# 300zx brake swap?



## ccrider1030 (Jul 17, 2003)

I heard about the 300zx brake swap w/ the s13 is it true? What is all involved i would to know everything that is involved? is it just the caliper and the lines or is it the whole assembly? every detail would be nice 
thnx for any help

ccrider1030


----------



## vsp3c (May 15, 2003)

the search button would help you out a lot..

for the z32 brake upgrade, you need z32 rotors, calipers, and brake lines. this is a rather popular swap so looking for these in a junkyard may lead u no where. if you can find used ones, buy a z32 brake rebuild kit from nissan at autozone/checkers/kragens/napa/whatever. not very expensive. a z32 master brake cylinder is recommended but is not required and many ppl do fine with out it.

for the install, you need to redrill the z32 rotors since s13's have a 4x114.3 bolt patter when z32's have a 5x114.3 bolt pattern. you can get this done at your local machine shop.

you need to remove or cut off the dust shield because it will get in way of ur rotors and calipers.

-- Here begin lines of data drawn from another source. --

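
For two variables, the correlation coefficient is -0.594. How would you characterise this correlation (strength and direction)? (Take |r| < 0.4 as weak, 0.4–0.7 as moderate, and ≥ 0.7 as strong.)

r = -0.594 < 0 so the relationship is negative.
|r| = 0.594, which falls in the moderate range.

moderate negative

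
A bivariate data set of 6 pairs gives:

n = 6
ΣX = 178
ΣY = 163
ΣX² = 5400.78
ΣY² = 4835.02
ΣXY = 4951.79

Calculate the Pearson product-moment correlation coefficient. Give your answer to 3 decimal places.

r = (nΣXY − ΣXΣY) / √[(nΣX² − (ΣX)²)(nΣY² − (ΣY)²)]
Numerator: 6×4951.79 − 178×163 = 696.74
Denominator: √[(32404.68 − 31684)(29010.12 − 26569)] = √[720.68 × 2441.12] = 1326.3734
r = 696.74 / 1326.3734 ≈ 0.525

0.525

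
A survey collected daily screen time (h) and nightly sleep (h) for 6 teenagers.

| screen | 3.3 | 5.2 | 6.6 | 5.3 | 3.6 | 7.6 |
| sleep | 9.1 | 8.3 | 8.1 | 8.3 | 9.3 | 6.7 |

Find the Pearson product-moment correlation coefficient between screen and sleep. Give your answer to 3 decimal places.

-0.944

n = 6, Σx = 31.6, Σy = 49.8, Σx² = 180.3, Σy² = 417.58, Σxy = 255.04
nΣxy − ΣxΣy = 1530.24 − 1573.68 = -43.44
nΣx² − (Σx)² = 1081.8 − 998.56 = 83.24; nΣy² − (Σy)² = 2505.48 − 2480.04 = 25.44
r = -43.44 / √(83.24 × 25.44) = -43.44 / 46.0177 ≈ -0.944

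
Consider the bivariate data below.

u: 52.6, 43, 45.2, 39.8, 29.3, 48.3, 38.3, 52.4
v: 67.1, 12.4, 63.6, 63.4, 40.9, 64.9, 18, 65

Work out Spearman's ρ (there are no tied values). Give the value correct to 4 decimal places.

Rank u: 8, 4, 5, 3, 1, 6, 2, 7
Rank v: 8, 1, 5, 4, 3, 6, 2, 7
d = rank(u) − rank(v): 0, 3, 0, -1, -2, 0, 0, 0; Σd² = 14
ρ = 1 − 6Σd² / [n(n²−1)] = 1 − 6×14 / (8×63) = 1 − 84/504 ≈ 0.8333

0.8333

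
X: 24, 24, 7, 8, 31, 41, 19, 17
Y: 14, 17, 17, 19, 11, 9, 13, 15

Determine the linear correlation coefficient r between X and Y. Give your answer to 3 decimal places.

n = 8, ΣX = 171, ΣY = 115, ΣX² = 4557, ΣY² = 1731, ΣXY = 2227
nΣXY − ΣXΣY = 17816 − 19665 = -1849
nΣX² − (ΣX)² = 36456 − 29241 = 7215; nΣY² − (ΣY)² = 13848 − 13225 = 623
r = -1849 / √(7215 × 623) = -1849 / 2120.1285 ≈ -0.872

-0.872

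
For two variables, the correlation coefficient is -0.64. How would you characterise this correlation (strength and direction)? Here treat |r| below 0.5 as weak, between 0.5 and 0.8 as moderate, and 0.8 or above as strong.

r = -0.64 < 0 so the relationship is negative.
|r| = 0.64, which falls in the moderate range.

moderate negative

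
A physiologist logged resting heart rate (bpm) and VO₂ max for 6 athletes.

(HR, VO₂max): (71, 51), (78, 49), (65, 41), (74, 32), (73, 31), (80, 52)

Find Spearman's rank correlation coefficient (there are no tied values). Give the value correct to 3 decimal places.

0.371

Rank HR: 2, 5, 1, 4, 3, 6
Rank VO₂max: 5, 4, 3, 2, 1, 6
d = rank(HR) − rank(VO₂max): -3, 1, -2, 2, 2, 0; Σd² = 22
ρ = 1 − 6Σd² / [n(n²−1)] = 1 − 6×22 / (6×35) = 1 − 132/210 ≈ 0.371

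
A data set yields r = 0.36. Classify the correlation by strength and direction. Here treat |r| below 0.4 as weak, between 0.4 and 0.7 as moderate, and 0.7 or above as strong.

r = 0.36 > 0 so the relationship is positive.
|r| = 0.36, which falls in the weak range.

weak positive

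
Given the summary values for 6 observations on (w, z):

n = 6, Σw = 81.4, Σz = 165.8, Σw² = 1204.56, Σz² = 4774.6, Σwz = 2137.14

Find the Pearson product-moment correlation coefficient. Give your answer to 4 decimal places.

r = (nΣwz − ΣwΣz) / √[(nΣw² − (Σw)²)(nΣz² − (Σz)²)]
Numerator: 6×2137.14 − 81.4×165.8 = -673.28
Denominator: √[(7227.36 − 6625.96)(28647.6 − 27489.64)] = √[601.4 × 1157.96] = 834.5041
r = -673.28 / 834.5041 ≈ -0.8068

-0.8068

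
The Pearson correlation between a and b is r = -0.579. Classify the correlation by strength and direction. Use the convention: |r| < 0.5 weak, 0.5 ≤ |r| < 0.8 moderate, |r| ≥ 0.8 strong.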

stock z32 or 240sx brake lines will not fit. you will need to buy a z32/240sx brake conversion brake line from places like pdm-racing.com or heavythrottle.com

i recommend replacing brake pads during the swap. the swap is pretty straight forward and is basically a bolt on for both front/rear.


----------



## Z-mike (Nov 14, 2002)

simple if your car is not five luge buy the 95 spindle and change all four, cut off the shild off the splindle the 300zx turbo rotor and brake calliper bolts right on


----------



## TheVodKA (Sep 19, 2002)

Just to add, going 5 lug will give you a greater variety in wheel choices to clear that caliper.


----------